Every twenty years or so, science fiction literature experiences a re-birth, a re-imagining. In the 1980's, cyberpunk exploded on the scene with writers such as William Gibson and Bruce Sterling heralding in an era of computer-politics-entertainment fusion. Before that there were groups like the New Wave, the Futurists, and others.
Rising from the cross-platform, multimedia, post-millennium world is the New Weird. A synthesis of pop culture, literary references, technology, politics, postmodernism, and history told through a lens of footnotes, sidebars, multi-genre pollination, and fast paced plotting, this new movement features some of the finest speculative and popular writers working today. Authors such as Chuck Palahniuk, Jasper Fforde, China MiƩville, Jeffery Ford, Jeff VanderMeer, Cory Doctorow, and Zoran Zivkovic are among the best practitioners of this new breed of storytelling.
Last year, U.K. short story writer and programmer Charles Stross joined those ranks with the publication of his second novel, the Hugo Award nominated Singularity Sky. His first novel, the alternate-reality-hard-science-fiction-Lovecraftian-thriller The Atrocity Archive, was originally serialized in the British magazine Spectrum SF in 2002. That novel and a shorter story set in the same universe were recently published as The Atrocity Archives.

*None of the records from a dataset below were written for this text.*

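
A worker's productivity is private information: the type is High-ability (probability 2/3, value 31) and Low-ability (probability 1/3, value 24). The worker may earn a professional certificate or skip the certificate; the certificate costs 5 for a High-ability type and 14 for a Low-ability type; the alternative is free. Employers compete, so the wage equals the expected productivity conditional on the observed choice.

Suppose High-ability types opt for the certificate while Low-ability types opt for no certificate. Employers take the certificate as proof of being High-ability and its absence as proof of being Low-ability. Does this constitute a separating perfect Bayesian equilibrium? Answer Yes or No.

Yes

Under these beliefs, the certificate earns wage 31 and no certificate earns wage 24.
High-ability: the certificate nets 31 − 5 = 26; no certificate nets 24. High-ability prefers the certificate.
Low-ability: the certificate nets 31 − 14 = 17; no certificate nets 24. Low-ability prefers no certificate.
Neither type deviates, so the separating profile is an equilibrium.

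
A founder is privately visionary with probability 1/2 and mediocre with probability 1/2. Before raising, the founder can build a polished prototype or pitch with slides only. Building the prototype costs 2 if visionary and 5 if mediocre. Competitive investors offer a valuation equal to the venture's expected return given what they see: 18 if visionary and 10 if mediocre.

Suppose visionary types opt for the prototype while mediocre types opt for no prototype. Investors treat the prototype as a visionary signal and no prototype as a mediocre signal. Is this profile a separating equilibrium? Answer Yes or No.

Under these beliefs, the prototype earns valuation 18 and no prototype earns valuation 10.
visionary: the prototype nets 18 − 2 = 16; no prototype nets 10. visionary prefers the prototype.
mediocre: the prototype nets 18 − 5 = 13; no prototype nets 10. mediocre would deviate to the prototype.
mediocre has a profitable deviation, so the profile is not an equilibrium.

No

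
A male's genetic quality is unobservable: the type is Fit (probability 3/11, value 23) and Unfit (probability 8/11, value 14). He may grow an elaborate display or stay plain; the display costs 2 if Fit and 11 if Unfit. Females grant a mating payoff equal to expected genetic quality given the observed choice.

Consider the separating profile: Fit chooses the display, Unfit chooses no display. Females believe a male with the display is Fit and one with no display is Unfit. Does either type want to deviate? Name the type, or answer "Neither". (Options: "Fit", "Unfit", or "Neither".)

The display pays 23; no display pays 14.
Fit: assigned the display, nets 23 − 2 = 21; deviating to no display nets 14.
Unfit: assigned no display, nets 14; deviating to the display nets 23 − 11 = 12.
Both types strictly prefer their assigned action; no profitable deviation.

Neither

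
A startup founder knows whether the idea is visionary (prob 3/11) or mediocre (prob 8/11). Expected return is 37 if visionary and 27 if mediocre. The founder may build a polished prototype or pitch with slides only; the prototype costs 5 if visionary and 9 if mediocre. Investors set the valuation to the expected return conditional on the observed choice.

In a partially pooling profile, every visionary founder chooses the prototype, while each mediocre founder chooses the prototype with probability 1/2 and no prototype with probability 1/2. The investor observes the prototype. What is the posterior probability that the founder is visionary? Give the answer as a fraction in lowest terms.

3/7

P(the prototype) = (3/11)·1 + (8/11)·(1/2) = 7/11.
By Bayes' rule, P(visionary | the prototype) = (3/11) / (7/11) = 3/7.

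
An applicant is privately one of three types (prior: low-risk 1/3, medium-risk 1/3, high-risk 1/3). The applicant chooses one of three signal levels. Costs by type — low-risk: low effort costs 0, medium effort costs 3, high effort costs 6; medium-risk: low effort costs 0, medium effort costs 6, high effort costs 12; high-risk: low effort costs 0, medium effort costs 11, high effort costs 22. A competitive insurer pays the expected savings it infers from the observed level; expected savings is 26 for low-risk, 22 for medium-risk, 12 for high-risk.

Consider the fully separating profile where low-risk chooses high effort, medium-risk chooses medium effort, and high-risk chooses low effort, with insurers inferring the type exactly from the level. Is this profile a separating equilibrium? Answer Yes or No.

Separating rebates: high effort → 26, medium effort → 22, low effort → 12.
low-risk (assigned high effort): low effort: 12 − 0 = 12; medium effort: 22 − 3 = 19; high effort: 26 − 6 = 20. low-risk stays.
medium-risk (assigned medium effort): low effort: 12 − 0 = 12; medium effort: 22 − 6 = 16; high effort: 26 − 12 = 14. medium-risk stays.
high-risk (assigned low effort): low effort: 12 − 0 = 12; medium effort: 22 − 11 = 11; high effort: 26 − 22 = 4. high-risk stays.
Every type prefers its assigned level; separation holds.

Yes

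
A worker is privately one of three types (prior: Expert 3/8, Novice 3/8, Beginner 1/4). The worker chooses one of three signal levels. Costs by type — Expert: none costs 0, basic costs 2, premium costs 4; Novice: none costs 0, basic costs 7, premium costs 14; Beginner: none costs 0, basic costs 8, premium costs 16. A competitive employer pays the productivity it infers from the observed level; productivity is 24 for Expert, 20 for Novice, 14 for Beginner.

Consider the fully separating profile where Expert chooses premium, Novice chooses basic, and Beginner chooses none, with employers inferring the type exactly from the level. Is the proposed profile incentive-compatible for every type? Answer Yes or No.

Separating wages: premium → 24, basic → 20, none → 14.
Expert (assigned premium): none: 14 − 0 = 14; basic: 20 − 2 = 18; premium: 24 − 4 = 20. Expert stays.
Novice (assigned basic): none: 14 − 0 = 14; basic: 20 − 7 = 13; premium: 24 − 14 = 10. Novice prefers none.
Beginner (assigned none): none: 14 − 0 = 14; basic: 20 − 8 = 12; premium: 24 − 16 = 8. Beginner stays.
At least one type deviates; the separating profile fails.

No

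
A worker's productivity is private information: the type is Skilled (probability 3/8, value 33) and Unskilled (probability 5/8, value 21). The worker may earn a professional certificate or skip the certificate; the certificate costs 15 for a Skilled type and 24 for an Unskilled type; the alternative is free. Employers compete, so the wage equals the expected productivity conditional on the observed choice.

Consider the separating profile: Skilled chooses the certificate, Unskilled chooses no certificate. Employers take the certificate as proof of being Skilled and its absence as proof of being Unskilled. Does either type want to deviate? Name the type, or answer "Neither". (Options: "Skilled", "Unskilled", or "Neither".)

The certificate pays 33; no certificate pays 21.
Skilled: assigned the certificate, nets 33 − 15 = 18; deviating to no certificate nets 21.
Unskilled: assigned no certificate, nets 21; deviating to the certificate nets 33 − 24 = 9.
The Skilled type gains 3 by deviating.

Skilled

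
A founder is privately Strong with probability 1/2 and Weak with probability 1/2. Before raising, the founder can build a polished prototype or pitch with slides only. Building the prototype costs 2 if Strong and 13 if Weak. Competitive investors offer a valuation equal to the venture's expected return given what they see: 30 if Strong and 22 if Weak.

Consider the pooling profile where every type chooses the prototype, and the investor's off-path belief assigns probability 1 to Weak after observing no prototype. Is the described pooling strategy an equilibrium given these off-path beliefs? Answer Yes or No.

On path, the investor holds the prior and pays 1/2·30 + 1/2·22 = 26. Off path (no prototype), believing Weak, it pays 22.
Strong: the prototype nets 26 − 2 = 24; no prototype nets 22. Strong stays.
Weak: the prototype nets 26 − 13 = 13; no prototype nets 22. Weak would deviate.
A type deviates, so pooling fails.

No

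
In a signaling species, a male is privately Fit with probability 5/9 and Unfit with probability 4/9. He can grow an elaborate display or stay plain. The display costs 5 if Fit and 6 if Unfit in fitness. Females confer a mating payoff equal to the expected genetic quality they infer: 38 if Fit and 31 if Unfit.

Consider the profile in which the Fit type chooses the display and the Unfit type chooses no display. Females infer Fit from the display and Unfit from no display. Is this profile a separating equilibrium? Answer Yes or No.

No

Under these beliefs, the display earns mating payoff 38 and no display earns mating payoff 31.
Fit: the display nets 38 − 5 = 33; no display nets 31. Fit prefers the display.
Unfit: the display nets 38 − 6 = 32; no display nets 31. Unfit would deviate to the display.
Unfit has a profitable deviation, so the profile is not an equilibrium.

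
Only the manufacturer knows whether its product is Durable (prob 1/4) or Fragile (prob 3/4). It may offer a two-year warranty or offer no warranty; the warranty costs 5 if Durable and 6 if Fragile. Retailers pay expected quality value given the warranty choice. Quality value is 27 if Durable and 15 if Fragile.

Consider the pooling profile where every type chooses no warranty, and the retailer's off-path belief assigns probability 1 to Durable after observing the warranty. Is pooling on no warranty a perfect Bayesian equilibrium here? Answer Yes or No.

No

On path, the retailer holds the prior and pays 1/4·27 + 3/4·15 = 18. Off path (the warranty), believing Durable, it pays 27.
Durable: no warranty nets 18; the warranty nets 27 − 5 = 22. Durable would deviate.
Fragile: no warranty nets 18; the warranty nets 27 − 6 = 21. Fragile would deviate.
A type deviates, so pooling fails.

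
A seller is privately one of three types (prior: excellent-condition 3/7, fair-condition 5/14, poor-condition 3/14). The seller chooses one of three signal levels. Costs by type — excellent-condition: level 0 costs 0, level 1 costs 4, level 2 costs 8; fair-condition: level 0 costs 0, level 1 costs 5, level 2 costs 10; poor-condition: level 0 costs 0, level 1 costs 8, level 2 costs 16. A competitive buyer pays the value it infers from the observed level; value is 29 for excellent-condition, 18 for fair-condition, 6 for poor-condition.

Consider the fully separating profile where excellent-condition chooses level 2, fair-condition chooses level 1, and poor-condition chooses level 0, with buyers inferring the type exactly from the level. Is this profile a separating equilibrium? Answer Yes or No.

No

Separating prices: level 2 → 29, level 1 → 18, level 0 → 6.
excellent-condition (assigned level 2): level 0: 6 − 0 = 6; level 1: 18 − 4 = 14; level 2: 29 − 8 = 21. excellent-condition stays.
fair-condition (assigned level 1): level 0: 6 − 0 = 6; level 1: 18 − 5 = 13; level 2: 29 − 10 = 19. fair-condition prefers level 2.
poor-condition (assigned level 0): level 0: 6 − 0 = 6; level 1: 18 − 8 = 10; level 2: 29 − 16 = 13. poor-condition prefers level 2.
At least one type deviates; the separating profile fails.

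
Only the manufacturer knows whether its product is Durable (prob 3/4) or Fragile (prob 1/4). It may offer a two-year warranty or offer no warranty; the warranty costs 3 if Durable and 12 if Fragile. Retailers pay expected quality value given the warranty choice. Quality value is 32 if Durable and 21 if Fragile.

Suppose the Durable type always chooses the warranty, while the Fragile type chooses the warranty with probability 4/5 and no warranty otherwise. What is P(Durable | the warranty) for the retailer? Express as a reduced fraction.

15/19

P(the warranty) = (3/4)·1 + (1/4)·(4/5) = 19/20.
By Bayes' rule, P(Durable | the warranty) = (3/4) / (19/20) = 15/19.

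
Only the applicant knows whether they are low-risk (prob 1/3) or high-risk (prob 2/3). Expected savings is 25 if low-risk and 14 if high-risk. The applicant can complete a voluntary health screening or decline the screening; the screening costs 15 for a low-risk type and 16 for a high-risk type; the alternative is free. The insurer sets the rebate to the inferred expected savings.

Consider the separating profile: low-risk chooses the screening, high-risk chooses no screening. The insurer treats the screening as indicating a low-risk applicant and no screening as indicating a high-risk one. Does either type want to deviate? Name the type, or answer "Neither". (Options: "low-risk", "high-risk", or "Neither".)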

In Stross's world Alan Turing, the father of cryptography whose theories are still used in modern encryption, has completed the "Phase Conjugate Grammars for Extra-Dimensional Summoning," better known as the Turing-Lovecraft theorem. Turing's theorem can open interdimensional doorways that enable otherworldly nasties to enter this world. Before Turing's findings could be made public, most of the civilized world's covert governmental organizations suppressed his work.
Out of this event emerges the Laundry, a top secret U.K. governmental agency, created to monitor and control unlawful uses of Turing's work. Almost all of its employees are mathematicians who have cracked the Turing-Lovecraft theorem and been caught at it. Their choice: Join Laundry or die.
In the first longer story, The Atrocity Archive, Bob Howard, an insubordinate desk jockey, stumbles across a plot involving Nazis, secret societies, terrorists and an Unspeakable Evil bent on destroying the Earth. His life is further complicated by office politics, two crackpot roommates calling themselves Pinky and the Brain who tend to blow things up, and his developing feelings for the beautiful mathematician Mo. All this lunacy ultimately leads to a climax on an interdimensional world against an evil more terrifying than any Nazi.
Charles Stross masterfully guides the reader through this complex, strange new world of quasi-cyberpunk ideals, horror tropes and Len Deighton-esque espionage with clarity and humor. There is a scene when Stross uses almost nothing but acronyms to describe the inner workings of the Laundry such as OCCULUS (Occult Control Coordination Unit Liaison, Unconventional Situations) and LART (Luser Attitude Readjustment Tool). This is a very funny novel written in a deadpan style:
"Fine. fine." He passes me a somewhat shop-soiled video camera manual. "Give this a read. And this." He hands me a bundle of typed pages with bright red SECRET headers, then passes me the lash-up. I look it over dubiously: There's an arrow on top of the neural network box with the caption THIS SIDE TOWARD ENEMY, and flat-panel camcorder viewfinder on the back so you can pretend you it's just a computer game you're playing while you kill people.
The Atrocity Archive is much more than a parody of espionage thrillers. Stross is well versed in technology and mathematics. He uses this to his advantage in explaining how things work. Most of his explanations are interesting and informative, though he occasionally gets bogged down in the details:
What this gadget does violates the second law of thermodynamics: Nobody's quite sure why it's so specific, but the medusa effect seems to be some kind of observationally mediated quantum tunneling process. It turns out that something like 0.01 percent of all atomic nuclei of carbon in the target zone acquire eight extra protons and a balancing number of neutrons, turning 'em into highly electronegative silicon icons. A roughly balancing proportion of carbon nuclei just seem to vanish, wrecking whatever bonds they were part of.
Then there is the Lovecraft connection. Writing in the 1930's, H. P. Lovecraft pioneered the idea of fictional ancient creatures from different dimensions terrifying the denizens of Earth. While his work tended to the florid and bombastic, Lovercraft's influence on popular culture is large as seen most recently in the hit movie Hellboy and the fiction of Stephen King and many other writers. Although a clear antecedent of the plot of The Atrocity Archive, Stross' prose is nothing like Lovecraft's. Written very much in the style of a contemporary thriller, Stross' moves his story along at a breakneck pace, only pausing long enough for a humorous interlude or a technical explanation.
The second story, The Concrete Jungle, appears here for the first time. In this shorter tale, Stross further explores and satirizes the inner workings of governmental office politics. While amusing in its own right, the novella was a let-down after the roller coaster excitement of the first story.
Charles Stross's hip, fluid prose typifies the New Weird as he effortlessly slides between genres and tropes. Science fiction, thriller, adventure, romance, and horror, this one has it all in one neat package. With an introduction by Ken MacLeod and an afterword by Stross exploring the distinctions between thrillers and horror fiction, The Atrocity Archives serves as an excellent introduction to a unique literary movement.